Alfalfa Harvest Delayed? Adjust Cutting Height
Two weeks of intermittent rains have delayed alfalfa harvest for many producers. As of Sunday, May 29, first cutting had been taken on 31% of the state's alfalfa crop, ahead of last year's 19% and the five-year average of 27%. If you weren't one of the lucky growers who got theirs cut and put up before more more rains came, you may want to consider adjusting your cutting height.
Even if your alfalfa is not blooming heavily, you may be surprised to find that it already has started growing your next cutting. Before cutting walk into your alfalfa field and look closely at the base or crown of the plants. Do you see short, new shoots starting to grow? These new shoots are the new plants that your alfalfa hopes to turn into your second cutting.

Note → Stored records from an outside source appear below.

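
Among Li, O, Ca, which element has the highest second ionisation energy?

Li

Consider each +1 ion: Li⁺ is the bare [He] core; O⁺ still has 5 valence electrons; Ca⁺ still has 1 valence electron.
Pulling an electron out of a noble-gas core costs far more than removing a remaining valence electron, so Li sits at the high end of IE_2.
Valence configurations: O⁺ [He]2s²2p³, Ca⁺ [Ar]4s¹.
Tabulated IE_2 (kJ/mol): Li 7298, O 3388, Ca 1145.
Putting it together, IE_2: Ca < O < Li.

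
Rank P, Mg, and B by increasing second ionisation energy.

Consider each +1 ion: P⁺ still has 4 valence electrons; Mg⁺ still has 1 valence electron; B⁺ still has 2 valence electrons.
All are still removing valence electrons, so compare the +1 ions as you would atoms: IE_2 generally rises across a period (higher Z_eff) and falls down a group (larger shell), subject to the usual subshell exceptions.
Valence configurations: P⁺ [Ne]3s²3p², Mg⁺ [Ne]3s¹, B⁺ [He]2s².
Approximate IE_2 values (kJ/mol): P 1907, Mg 1451, B 2427.
Putting it together, IE_2: Mg < P < B.

Mg < P < B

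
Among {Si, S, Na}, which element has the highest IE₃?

IE_3 is the cost of taking one more electron from the +2 cation: Si²⁺ still has 2 valence electrons; S²⁺ still has 4 valence electrons; Na²⁺ is already 1 electron into the core.
Core electrons are held far more tightly than valence electrons, so Na tops the IE_3 order.
Valence configurations: Si²⁺ [Ne]3s², S²⁺ [Ne]3s²3p².
The numbers (kJ/mol): Si 3232, S 3357, Na 6910.
Overall IE_3 order: Si < S < Na.

Na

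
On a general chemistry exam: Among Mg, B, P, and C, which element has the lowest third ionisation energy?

P

After 2 electrons have been removed, what remains? Mg²⁺ is the bare [Ne] core; B²⁺ still has 1 valence electron; P²⁺ still has 3 valence electrons; C²⁺ still has 2 valence electrons.
Pulling an electron out of a noble-gas core costs far more than removing a remaining valence electron, so Mg sits at the high end of IE_3.
Valence configurations: B²⁺ [He]2s¹, P²⁺ [Ne]3s²3p¹, C²⁺ [He]2s².
Approximate IE_3 values (kJ/mol): Mg 7733, B 3660, P 2914, C 4620.
So the third ionization energies run P < B < C < Mg.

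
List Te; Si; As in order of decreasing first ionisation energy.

Si is in period 3, group 14; As is in period 4, group 15; Te is in period 5, group 16.
Across a period the outer electron is held more tightly (higher IE₁); down a group it sits in a higher shell, more shielded, and comes off more easily.
These sit on a diagonal, where the across-period and down-group effects partly cancel.
Te > Si: period and group pull opposite ways; the across-period shift dominates (869 vs 786 kJ/mol).
As > Te: period and group pull opposite ways; the down-group shift dominates (947 vs 869 kJ/mol).
For reference (kJ/mol): Si 786, As 947, Te 869.
So from highest to lowest: As > Te > Si.

As > Te > Si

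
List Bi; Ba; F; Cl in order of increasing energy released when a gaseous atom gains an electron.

Ba < Bi < F < Cl

F is in period 2, group 17; Cl is in period 3, group 17; Ba is in period 6, group 2; Bi is in period 6, group 15.
Electron affinity generally becomes more exothermic across a period toward the halogens and less exothermic down a group.
Here both period and group differ, so the two effects have to be weighed against each other.
Bi > Ba: both are in period 6; the period trend gives Bi the larger value.
F > Bi: relative to Bi, both the across-period and down-group shifts push F's electron affinity up.
Cl > F: this pair runs against the simple trend — see the exception note.
Note the exception: Cl has a higher electron affinity than F, contrary to the simple trend — F's small 2p subshell makes the incoming electron feel strong e⁻–e⁻ repulsion, so Cl actually releases more energy on gaining an electron.
Approximate values (kJ/mol): F 328, Cl 349, Ba 14, Bi 91.
So from lowest to highest: Ba < Bi < F < Cl.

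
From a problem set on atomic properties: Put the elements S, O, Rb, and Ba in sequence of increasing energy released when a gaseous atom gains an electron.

Electron affinity generally becomes more exothermic across a period toward the halogens and less exothermic down a group.
Neither a single period nor a single group — weigh both effects.
Rb > Ba: period and group pull opposite ways; the down-group shift dominates (47 vs 14 kJ/mol).
O > Rb: relative to Rb, both the across-period and down-group shifts push O's electron affinity up.
S > O: this pair runs against the simple trend — see the exception note.
Note the exception: S has a higher electron affinity than O, contrary to the simple trend — the compact 2p subshell of O repels the added electron more than S's larger 3p does.
Approximate values (kJ/mol): O 141, S 200, Rb 47, Ba 14.
So from lowest to highest: Ba < Rb < O < S.

Ba, Rb, O, S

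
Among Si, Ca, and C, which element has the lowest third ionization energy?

Si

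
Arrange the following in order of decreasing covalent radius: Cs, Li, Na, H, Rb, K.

Cs > Rb > K > Na > Li > H

Moving right in a period, electrons are added to the same shell under a stronger nuclear pull, so atoms get smaller; moving down, a new shell is opened and atoms get larger.
All are in group 1, so atomic radius increases down the group.
So from largest to smallest: Cs > Rb > K > Na > Li > H.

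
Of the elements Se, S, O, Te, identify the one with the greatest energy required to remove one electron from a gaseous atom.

O is in period 2, group 16; S is in period 3, group 16; Se is in period 4, group 16; Te is in period 5, group 16.
Across a period the outer electron is held more tightly (higher IE₁); down a group it sits in a higher shell, more shielded, and comes off more easily.
All are in group 16, so first ionization energy increases up the group.
The greatest energy required to remove one electron from a gaseous atom among these belongs to O.

O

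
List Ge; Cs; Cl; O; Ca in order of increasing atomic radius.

O < Cl < Ge < Ca < Cs

O is in period 2, group 16; Cl is in period 3, group 17; Ca is in period 4, group 2; Ge is in period 4, group 14; Cs is in period 6, group 1.
Across a period the added protons contract the valence shell; down a group each new principal shell makes the atom larger.
Neither a single period nor a single group — weigh both effects.
Cl > O: the two effects oppose for this pair; the down-group effect wins (99 vs 63 pm).
Ge > Cl: both effects reinforce here, so Ge is clearly the larger of the two.
Ca > Ge: both are in period 4; the period trend gives Ca the larger value.
Cs > Ca: relative to Ca, both the across-period and down-group shifts push Cs's atomic radius up.
For reference (pm): O 63, Cl 99, Ca 171, Ge 121, Cs 232.
So from smallest to largest: O < Cl < Ge < Ca < Cs.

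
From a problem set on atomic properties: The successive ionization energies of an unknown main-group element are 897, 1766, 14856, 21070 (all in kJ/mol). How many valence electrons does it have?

2

Look for the largest jump between consecutive ionization energies: IE3/IE2 ≈ 8.4, far larger than any earlier ratio.
That jump marks the point where a core electron is being removed. So the atom has 2 valence electrons.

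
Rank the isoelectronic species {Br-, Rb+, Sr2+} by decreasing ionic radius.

Br- > Rb+ > Sr2+

All of these have 36 electrons, so size is governed by nuclear charge alone: the more protons, the stronger the pull on the same electron cloud, and the smaller the ion.
Nuclear charges: Sr2+ (Z=38), Rb+ (Z=37), Br- (Z=35).
Largest to smallest: Br- > Rb+ > Sr2+.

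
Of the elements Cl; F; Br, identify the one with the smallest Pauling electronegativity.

Br

EN rises left→right (higher Z_eff, smaller atoms) and falls top→bottom (larger, more shielded atoms).
All are in group 17, so electronegativity increases up the group.
The smallest Pauling electronegativity among these belongs to Br.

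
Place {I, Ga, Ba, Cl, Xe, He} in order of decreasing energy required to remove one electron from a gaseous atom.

He, Cl, Xe, I, Ga, Ba

He is in period 1, group 18; Cl is in period 3, group 17; Ga is in period 4, group 13; I is in period 5, group 17; Xe is in period 5, group 18; Ba is in period 6, group 2.
Across a period the outer electron is held more tightly (higher IE₁); down a group it sits in a higher shell, more shielded, and comes off more easily.
These span different periods and groups, so the two trends combine.
Ga > Ba: relative to Ba, both the across-period and down-group shifts push Ga's first ionization energy up.
I > Ga: period and group pull opposite ways; the across-period shift dominates (1008 vs 579 kJ/mol).
Xe > I: both are in period 5; the period trend gives Xe the larger value.
Cl > Xe: the two effects oppose for this pair; the down-group effect wins (1251 vs 1170 kJ/mol).
He > Cl: both effects reinforce here, so He is clearly the higher of the two.
Approximate values (kJ/mol): He 2372, Cl 1251, Ga 579, I 1008, Xe 1170, Ba 503.
So from highest to lowest: He > Cl > Xe > I > Ga > Ba.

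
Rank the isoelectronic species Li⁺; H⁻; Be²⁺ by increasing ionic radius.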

Look closely. How tall are these new shoots? Are many of them a couple inches taller than your usual cutting height? If you cut these new shoots off — along with the first growth — your alfalfa plants will have to start a whole new set of shoots for regrowth. This could cause a delay in second cutting regrowth by as much as one week.
To avoid further complicating an already delayed cutting cycle, raise your cutting height just a couple inches so that you avoid clipping most of these new, second growth shoots. Your regrowth will have a head start toward the next cutting and, since the stubble you leave behind is of low feed value, the yield you temporarily sacrifice is mostly just filler.
Normally I would suggest cutting alfalfa as short as possible to maximize yield, but not in the case of a delayed first cutting. Check for regrowth and, if necessary, raise the cutting height to assure a successful second harvest too.